Es war eine Auftragsarbeit für die Barmherzigen Brüder vom Schönfelder Hof in Zemmer (Kreis Trier-Saarburg). Die planen, in dem Wohnblock zwölf psychisch kranke Menschen unterzubringen und sie dort auch zu betreuen. Vor allem Personen, die an Angststörungen leiden, sollen in der Anlage mit Unterstützung selbstständig leben dürfen. Sie bekommen dann Hilfe beim Gang zum Amt oder der Fahrt zum Supermarkt oder anderen alltäglichen Dingen, vor denen sie sich fürchten.

Die Villa: Aus dem Fenster werden sie dann ein echtes Speicherer Juwel betrachten können.
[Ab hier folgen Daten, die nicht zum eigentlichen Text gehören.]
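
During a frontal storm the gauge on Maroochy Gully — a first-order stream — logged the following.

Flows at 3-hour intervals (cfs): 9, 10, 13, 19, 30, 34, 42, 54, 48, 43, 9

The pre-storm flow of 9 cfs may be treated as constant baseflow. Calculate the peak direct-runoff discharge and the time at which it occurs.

Q_p = 45.0 cfs at t = 21 h

Subtracting baseflow gives direct-runoff ordinates: 0.0, 1.0, 4.0, 10.0, 21.0, 25.0, 33.0, 45.0, 39.0, 34.0, 0.0 cfs.
The maximum is 45.0 cfs, occurring at the reading for t = 21 h.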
Das Bauunternehmen Max Düpre will nämlich auch das prunkvolle Anwesen auf dem Nachbargrundstück renovieren. Die Villa wurde in den vergangenen Jahren vernachlässigt. Das ist ihr anzusehen.

Schon bald will das Hermeskeiler Unternehmen aber damit beginnen, den Prachtbau auf Vordermann zu bringen. „Daran arbeiten wir mit Hochdruck“, sagt Senior-Chef Max Düpre. Das einzige was noch fehle, sei die definitive Zusage eines Mieters.

Zumindest einen vielversprechenden Interessenten gibt es. Und Düpre verrät dem TV auch, wer das ist: die Air Base Spangdahlem. Die US-Truppen möchten zwei ihrer Offiziere in der Villa unterbringen. Dazu müsste das Haus in zwei Mietwohnungen unterteilt werden. Noch seien die Planungen aber nicht abgeschlossen, sagt Düpre.